B Type Aluminium Heat Sink for MK7 MK8 Extruder
Proper aluminium heatsink for MK7/MK8 extruder — at high print speeds, effective hotend cooling becomes even more critical to prevent heat creep and jamming.
Extruder Block Integrity
A solid, properly mounted extruder block reduces mass variation and potential vibration sources on direct drive setups.
Left Side MK8 Extruder Aluminum 3D Printer Block
Precision aluminium extruder block for MK8 setups — rigidity in the extruder assembly directly improves print quality at high Klipper speeds.
Filament Quality
At high speeds, filament quality becomes more important, not less. Diameter variation, poor roundness, or moisture in the filament all cause extrusion inconsistencies that are amplified at higher flow rates. Use quality filament from reputable brands for high-speed printing.
eSUN PETG 1.75mm 3D Printing Filament 1kg – Grey
eSUN PETG offers consistent diameter and reliable flow characteristics — important when pushing Klipper high-speed printing to the limit on functional parts.
Frequently Asked Questions
Does input shaping work without an accelerometer?
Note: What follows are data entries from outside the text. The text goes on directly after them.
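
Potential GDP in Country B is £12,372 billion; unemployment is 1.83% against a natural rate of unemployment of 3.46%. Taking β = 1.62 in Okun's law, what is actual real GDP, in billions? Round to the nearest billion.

Unemployment gap = 1.83 - 3.46 = -1.63 points, so the output gap is -1.62 × (-1.63) = 2.6406%.
Actual GDP = 12372 × (1 + 2.6406/100) = 12372 × 1.026406 ≈ 12699 billion.

£12,699 billion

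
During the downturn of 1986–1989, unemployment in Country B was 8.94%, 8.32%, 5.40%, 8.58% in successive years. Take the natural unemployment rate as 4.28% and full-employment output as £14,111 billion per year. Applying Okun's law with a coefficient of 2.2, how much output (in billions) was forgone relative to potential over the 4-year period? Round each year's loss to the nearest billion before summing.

Year 1986: gap = -2.2 × (8.94 - 4.28) = -10.252%, loss ≈ 14111 × 10.252/100 ≈ 1447.
Year 1987: gap = -2.2 × (8.32 - 4.28) = -8.888%, loss ≈ 14111 × 8.888/100 ≈ 1254.
Year 1988: gap = -2.2 × (5.4 - 4.28) = -2.464%, loss ≈ 14111 × 2.464/100 ≈ 348.
Year 1989: gap = -2.2 × (8.58 - 4.28) = -9.46%, loss ≈ 14111 × 9.46/100 ≈ 1335.
Total lost output = 1447 + 1254 + 348 + 1335 = 4384 billion.

£4,384 billion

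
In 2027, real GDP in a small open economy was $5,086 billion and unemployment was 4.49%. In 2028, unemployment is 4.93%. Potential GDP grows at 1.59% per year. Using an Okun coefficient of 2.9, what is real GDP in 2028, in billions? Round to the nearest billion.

Δu = 4.93 - 4.49 = 0.44 points.
Okun's law (growth form): g_Y = g_Y* - β × Δu = 1.59 - 2.9 × (0.44) = 1.59 - 1.276 = 0.314%.
Real GDP in the next year = 5086 × (1 + 0.314/100) = 5086 × 1.00314 ≈ 5102 billion.

$5,102 billion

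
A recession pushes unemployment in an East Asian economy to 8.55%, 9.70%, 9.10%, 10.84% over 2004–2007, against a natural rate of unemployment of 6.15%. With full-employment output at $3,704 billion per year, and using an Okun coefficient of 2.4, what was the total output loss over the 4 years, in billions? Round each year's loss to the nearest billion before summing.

Year 2004: gap = -2.4 × (8.55 - 6.15) = -5.76%, loss ≈ 3704 × 5.76/100 ≈ 213.
Year 2005: gap = -2.4 × (9.7 - 6.15) = -8.52%, loss ≈ 3704 × 8.52/100 ≈ 316.
Year 2006: gap = -2.4 × (9.1 - 6.15) = -7.08%, loss ≈ 3704 × 7.08/100 ≈ 262.
Year 2007: gap = -2.4 × (10.84 - 6.15) = -11.256%, loss ≈ 3704 × 11.256/100 ≈ 417.
Total lost output = 213 + 316 + 262 + 417 = 1208 billion.

$1,208 billion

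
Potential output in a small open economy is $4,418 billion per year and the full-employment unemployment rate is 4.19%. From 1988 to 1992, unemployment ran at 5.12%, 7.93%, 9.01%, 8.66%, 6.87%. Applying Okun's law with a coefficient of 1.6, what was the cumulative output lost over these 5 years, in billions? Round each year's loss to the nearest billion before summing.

Year 1988: gap = -1.6 × (5.12 - 4.19) = -1.488%, loss ≈ 4418 × 1.488/100 ≈ 66.
Year 1989: gap = -1.6 × (7.93 - 4.19) = -5.984%, loss ≈ 4418 × 5.984/100 ≈ 264.
Year 1990: gap = -1.6 × (9.01 - 4.19) = -7.712%, loss ≈ 4418 × 7.712/100 ≈ 341.
Year 1991: gap = -1.6 × (8.66 - 4.19) = -7.152%, loss ≈ 4418 × 7.152/100 ≈ 316.
Year 1992: gap = -1.6 × (6.87 - 4.19) = -4.288%, loss ≈ 4418 × 4.288/100 ≈ 189.
Total lost output = 66 + 264 + 341 + 316 + 189 = 1176 billion.

$1,176 billion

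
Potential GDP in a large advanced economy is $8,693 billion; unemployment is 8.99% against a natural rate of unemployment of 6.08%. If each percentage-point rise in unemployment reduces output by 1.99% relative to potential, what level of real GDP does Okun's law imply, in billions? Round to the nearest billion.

Unemployment gap = 8.99 - 6.08 = 2.91 points, so the output gap is -1.99 × 2.91 = -5.7909%.
Actual GDP = 8693 × (1 - 5.7909/100) = 8693 × 0.942091 ≈ 8190 billion.

$8,190 billion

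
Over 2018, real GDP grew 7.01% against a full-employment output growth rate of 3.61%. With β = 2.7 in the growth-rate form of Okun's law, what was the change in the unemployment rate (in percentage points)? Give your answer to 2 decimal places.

-1.26 percentage points

Growth-rate Okun's law: g_Y = g_Y* - β × Δu, so Δu = (g_Y* - g_Y)/β.
Δu = (3.61 - 7.01)/2.7 = -3.4/2.7 = -1.26 percentage points.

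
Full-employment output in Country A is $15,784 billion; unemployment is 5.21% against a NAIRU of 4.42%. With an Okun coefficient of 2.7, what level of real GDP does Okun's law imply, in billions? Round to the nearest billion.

$15,447 billion

Unemployment gap = 5.21 - 4.42 = 0.79 points, so the output gap is -2.7 × 0.79 = -2.133%.
Actual GDP = 15784 × (1 - 2.133/100) = 15784 × 0.97867 ≈ 15447 billion.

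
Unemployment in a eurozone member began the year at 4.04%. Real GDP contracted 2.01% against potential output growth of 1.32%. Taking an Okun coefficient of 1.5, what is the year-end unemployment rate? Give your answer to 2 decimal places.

Growth-rate Okun's law: g_Y = g_Y* - β × Δu, so Δu = (g_Y* - g_Y)/β.
Δu = (1.32 + 2.01)/1.5 = 3.33/1.5 = 2.22 percentage points.
Year-end unemployment = 4.04 + 2.22 = 6.26%.

6.26%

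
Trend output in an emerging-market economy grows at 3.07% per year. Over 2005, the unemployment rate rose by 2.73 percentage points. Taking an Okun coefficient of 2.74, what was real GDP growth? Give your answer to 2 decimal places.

-4.41%

Growth-rate Okun's law: g_Y = g_Y* - β × Δu.
g_Y = 3.07 - 2.74 × (2.73) = 3.07 - 7.4802 = -4.4102%, i.e. -4.41% to 2 d.p.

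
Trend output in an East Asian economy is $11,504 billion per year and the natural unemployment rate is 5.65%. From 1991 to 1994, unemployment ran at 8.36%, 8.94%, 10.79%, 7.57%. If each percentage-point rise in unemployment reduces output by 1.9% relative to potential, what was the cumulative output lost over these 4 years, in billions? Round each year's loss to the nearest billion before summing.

$2,854 billion

Year 1991: gap = -1.9 × (8.36 - 5.65) = -5.149%, loss ≈ 11504 × 5.149/100 ≈ 592.
Year 1992: gap = -1.9 × (8.94 - 5.65) = -6.251%, loss ≈ 11504 × 6.251/100 ≈ 719.
Year 1993: gap = -1.9 × (10.79 - 5.65) = -9.766%, loss ≈ 11504 × 9.766/100 ≈ 1123.
Year 1994: gap = -1.9 × (7.57 - 5.65) = -3.648%, loss ≈ 11504 × 3.648/100 ≈ 420.
Total lost output = 592 + 719 + 1123 + 420 = 2854 billion.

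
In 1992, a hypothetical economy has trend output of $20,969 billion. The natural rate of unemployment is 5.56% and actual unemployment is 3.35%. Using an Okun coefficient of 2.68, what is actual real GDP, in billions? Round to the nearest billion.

Unemployment gap = 3.35 - 5.56 = -2.21 points, so the output gap is -2.68 × (-2.21) = 5.9228%.
Actual GDP = 20969 × (1 + 5.9228/100) = 20969 × 1.059228 ≈ 22211 billion.

$22,211 billion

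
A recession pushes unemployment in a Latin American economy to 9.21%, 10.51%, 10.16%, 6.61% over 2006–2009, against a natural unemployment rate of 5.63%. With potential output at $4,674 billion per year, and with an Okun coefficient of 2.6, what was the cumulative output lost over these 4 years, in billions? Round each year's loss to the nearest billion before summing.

$1,698 billion

Year 2006: gap = -2.6 × (9.21 - 5.63) = -9.308%, loss ≈ 4674 × 9.308/100 ≈ 435.
Year 2007: gap = -2.6 × (10.51 - 5.63) = -12.688%, loss ≈ 4674 × 12.688/100 ≈ 593.
Year 2008: gap = -2.6 × (10.16 - 5.63) = -11.778%, loss ≈ 4674 × 11.778/100 ≈ 551.
Year 2009: gap = -2.6 × (6.61 - 5.63) = -2.548%, loss ≈ 4674 × 2.548/100 ≈ 119.
Total lost output = 435 + 593 + 551 + 119 = 1698 billion.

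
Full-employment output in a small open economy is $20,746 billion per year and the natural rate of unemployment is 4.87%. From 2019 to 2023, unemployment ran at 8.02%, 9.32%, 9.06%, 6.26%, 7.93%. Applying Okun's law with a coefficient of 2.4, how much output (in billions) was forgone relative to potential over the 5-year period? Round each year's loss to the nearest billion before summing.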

Yes, but it’s much less effective. Without measured resonance data, you can manually set input shaping values by printing ringing test towers at different shaper frequencies and selecting the one that looks best. This trial-and-error approach can get you to 60–70% of the improvement that proper accelerometer-measured calibration provides. The accelerometer route is strongly recommended.
Will input shaping work on a stock Ender 3 without Klipper?
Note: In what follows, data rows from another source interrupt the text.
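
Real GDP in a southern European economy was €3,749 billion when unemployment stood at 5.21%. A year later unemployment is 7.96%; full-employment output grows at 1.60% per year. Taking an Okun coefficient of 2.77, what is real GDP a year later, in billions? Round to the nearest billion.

€3,523 billion

Δu = 7.96 - 5.21 = 2.75 points.
Okun's law (growth form): g_Y = g_Y* - β × Δu = 1.60 - 2.77 × (2.75) = 1.6 - 7.6175 = -6.0175%.
Real GDP in the next year = 3749 × (1 - 6.0175/100) = 3749 × 0.939825 ≈ 3523 billion.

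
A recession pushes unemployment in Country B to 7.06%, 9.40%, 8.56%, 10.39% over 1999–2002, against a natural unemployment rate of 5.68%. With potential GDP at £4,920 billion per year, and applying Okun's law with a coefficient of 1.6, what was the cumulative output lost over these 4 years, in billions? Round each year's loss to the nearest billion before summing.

£1,000 billion

Year 1999: gap = -1.6 × (7.06 - 5.68) = -2.208%, loss ≈ 4920 × 2.208/100 ≈ 109.
Year 2000: gap = -1.6 × (9.4 - 5.68) = -5.952%, loss ≈ 4920 × 5.952/100 ≈ 293.
Year 2001: gap = -1.6 × (8.56 - 5.68) = -4.608%, loss ≈ 4920 × 4.608/100 ≈ 227.
Year 2002: gap = -1.6 × (10.39 - 5.68) = -7.536%, loss ≈ 4920 × 7.536/100 ≈ 371.
Total lost output = 109 + 293 + 227 + 371 = 1000 billion.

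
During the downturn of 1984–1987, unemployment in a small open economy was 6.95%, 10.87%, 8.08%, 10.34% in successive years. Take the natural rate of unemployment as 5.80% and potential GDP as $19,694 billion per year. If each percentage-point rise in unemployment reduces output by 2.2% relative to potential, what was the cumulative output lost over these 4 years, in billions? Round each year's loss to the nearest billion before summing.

$5,650 billion

Year 1984: gap = -2.2 × (6.95 - 5.8) = -2.53%, loss ≈ 19694 × 2.53/100 ≈ 498.
Year 1985: gap = -2.2 × (10.87 - 5.8) = -11.154%, loss ≈ 19694 × 11.154/100 ≈ 2197.
Year 1986: gap = -2.2 × (8.08 - 5.8) = -5.016%, loss ≈ 19694 × 5.016/100 ≈ 988.
Year 1987: gap = -2.2 × (10.34 - 5.8) = -9.988%, loss ≈ 19694 × 9.988/100 ≈ 1967.
Total lost output = 498 + 2197 + 988 + 1967 = 5650 billion.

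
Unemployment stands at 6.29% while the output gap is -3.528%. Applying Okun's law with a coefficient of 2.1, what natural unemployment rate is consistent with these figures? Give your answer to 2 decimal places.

From Okun's law, u - u* = -(output gap)/β = -(-3.528)/2.1 = 1.68 points.
So u* = 6.29 - 1.68 = 4.61%.

4.61%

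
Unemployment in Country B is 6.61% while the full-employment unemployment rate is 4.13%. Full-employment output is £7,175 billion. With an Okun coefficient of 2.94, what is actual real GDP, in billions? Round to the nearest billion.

Unemployment gap = 6.61 - 4.13 = 2.48 points, so the output gap is -2.94 × 2.48 = -7.2912%.
Actual GDP = 7175 × (1 - 7.2912/100) = 7175 × 0.927088 ≈ 6652 billion.

£6,652 billion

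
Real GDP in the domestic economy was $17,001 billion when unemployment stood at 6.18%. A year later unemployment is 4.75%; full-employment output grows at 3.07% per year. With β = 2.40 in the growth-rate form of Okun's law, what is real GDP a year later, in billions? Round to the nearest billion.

$18,106 billion

Δu = 4.75 - 6.18 = -1.43 points.
Okun's law (growth form): g_Y = g_Y* - β × Δu = 3.07 - 2.40 × (-1.43) = 3.07 + 3.432 = 6.502%.
Real GDP in the next year = 17001 × (1 + 6.502/100) = 17001 × 1.06502 ≈ 18106 billion.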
Marlin 2.x includes a basic input shaping implementation (Input Shaping / MPC), but it’s far less capable and configurable than Klipper’s. If you want the full benefit of input shaping, upgrading to Klipper is the path forward. A Raspberry Pi 3B running Klipper with Mainsail is all you need — total cost in India is around ₹3,000–₹4,000.
How often should I re-run the resonance test?
Re-run whenever you make significant mechanical changes: new printer head (different mass), new printhead carriage, significant rebuild, or if you notice ringing returning. The resonant frequency is quite stable otherwise. Temperature and humidity in India’s varying climate don’t significantly affect it for most printers.
My resonance graph shows multiple peaks — what do I do?
Multiple peaks indicate multiple resonant modes. This is common on bed-slingers where both the gantry and the bed frame have separate resonances. Try the EI or 2HUMP_EI shaper types, which are designed to suppress multiple frequencies simultaneously. If peaks are very far apart, Klipper’s recommendation algorithm will select the appropriate shaper type automatically.
Can input shaping eliminate all ringing?
In practice, it eliminates 80–95% of ringing depending on your machine’s construction. Structural resonances (frame flex, loose components) that occur at frequencies different from the calibrated values will not be compensated. The best results come from a well-built, tight machine with proper input shaping — not from using input shaping to paper over mechanical problems.
Does input shaping increase wear on motors and mechanics?
Properly calibrated input shaping actually reduces mechanical stress compared to running at high acceleration without shaping. By smoothing the motion profile, it avoids the sharp jerks that stress motor couplers, bearings, and frame joints. High-speed printing enabled by input shaping does increase overall usage and heat generation, so regular maintenance remains important.